Through the Back Door
I came to graphic design through the back door, using the writing skills I thought would make me a writer or teacher. Instead these skills lead to my employment as a copywriter and brochure designer for Prentice-Hall in New Jersey. Being dyslexic and not knowing it, I had failed more than one editor’s entrance spelling and editing test. This was my third interview and I begged the personnel director to let me take another test. He said, “The other is harder.” Instead he sent me to the copywriting department; they asked me to write and design a brochure and liked what I did.
On my first day at Prentice-Hall they gave me a typewriter, a binder crowded with typefaces, and introduced me to their photo archive. These were my tools, and I was totally hooked. But, still thinking I’d be a university professor, I moved on to a job designing for the University of Chicago Press in order to pay for grad school in English Literature.
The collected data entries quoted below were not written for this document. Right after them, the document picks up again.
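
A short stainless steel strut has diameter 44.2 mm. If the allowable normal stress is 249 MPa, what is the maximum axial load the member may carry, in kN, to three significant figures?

A = 1534 mm².
P_max = σ_allow · A = 249 · 1534 = 382100 N = 382.1 kN.

382 kN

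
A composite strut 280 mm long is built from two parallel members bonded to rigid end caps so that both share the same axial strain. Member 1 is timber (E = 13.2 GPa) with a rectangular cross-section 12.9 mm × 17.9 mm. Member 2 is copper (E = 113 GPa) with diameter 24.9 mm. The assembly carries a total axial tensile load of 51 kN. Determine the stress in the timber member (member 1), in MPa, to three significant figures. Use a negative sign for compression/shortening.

11.6 MPa

A_1 = 230.9 mm².
A_2 = 487 mm².
Equal strain + equilibrium ⇒ each member carries load in proportion to AE: A₁E₁ = 3048000 N, A₂E₂ = 55030000 N, ΣAE = 58070000 N.
σ₁ = P·E₁/ΣAE = 51000·13200/58070000 = 11.59 MPa.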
Two weeks after receiving my master’s diploma, I rediscovered it on a shelf over my drafting table where I’d left it to finish a design project. My career had chosen me.
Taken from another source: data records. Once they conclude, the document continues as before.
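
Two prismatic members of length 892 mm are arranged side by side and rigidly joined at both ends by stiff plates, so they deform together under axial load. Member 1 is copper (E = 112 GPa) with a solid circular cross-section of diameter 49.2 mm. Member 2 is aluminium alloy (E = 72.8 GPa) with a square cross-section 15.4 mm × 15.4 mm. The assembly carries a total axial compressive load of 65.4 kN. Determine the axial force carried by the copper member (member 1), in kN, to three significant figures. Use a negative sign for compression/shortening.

A_1 = 1901 mm².
A_2 = 237.2 mm².
Equal strain + equilibrium ⇒ each member carries load in proportion to AE: A₁E₁ = 212900000 N, A₂E₂ = 17270000 N, ΣAE = 230200000 N.
F₁ = P·A₁E₁/ΣAE = -65400·212900000/230200000 = -60490 N.

-60.5 kN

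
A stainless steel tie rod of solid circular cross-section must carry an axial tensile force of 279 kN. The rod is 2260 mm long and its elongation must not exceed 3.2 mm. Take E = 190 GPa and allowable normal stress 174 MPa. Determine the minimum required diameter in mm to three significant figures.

45.2 mm

Required area A ≥ P/σ_allow = 279000/174 = 1603 mm².
For a solid circular section, d ≥ √(4A/π) = 45.18 mm.
Elongation limit: A ≥ PL/(Eδ_allow) = 279000·2260/(190000·3.2) = 1037 mm² ⇒ d ≥ 36.34 mm.
The stress limit governs.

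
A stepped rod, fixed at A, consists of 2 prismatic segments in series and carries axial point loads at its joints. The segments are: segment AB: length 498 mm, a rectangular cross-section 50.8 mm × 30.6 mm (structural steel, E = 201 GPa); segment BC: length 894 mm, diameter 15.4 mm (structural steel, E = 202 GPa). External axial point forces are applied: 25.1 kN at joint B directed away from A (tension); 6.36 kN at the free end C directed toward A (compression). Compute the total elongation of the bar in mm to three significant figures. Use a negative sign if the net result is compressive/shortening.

-0.121 mm

Internal axial forces (sectioning from the free end, tension +): N_BC = -6.36 kN, N_AB = 18.74 kN.
A_AB = 1554 mm².
A_BC = 186.3 mm².
δ_AB = 18740·498/(1554·201000) = 0.02987 mm
δ_BC = -6360·894/(186.3·202000) = -0.1511 mm
δ = Σδ_i = -0.1212 mm.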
My start in assemblage art followed a similar circuitous process. A designer friend was also a painter, and I admired his ability to do both. After once again listening to me complain about not producing any of my own art projects, he suggested we compile a list of words, phrases, and visual suggestions, and randomly choose one a month we could each use as a creative springboard and then share with the other. There were no other rules. We could use any materials and any format. We could even do the opposite. He had found the key. We had both been trained to create for clients; and he made us each other’s client.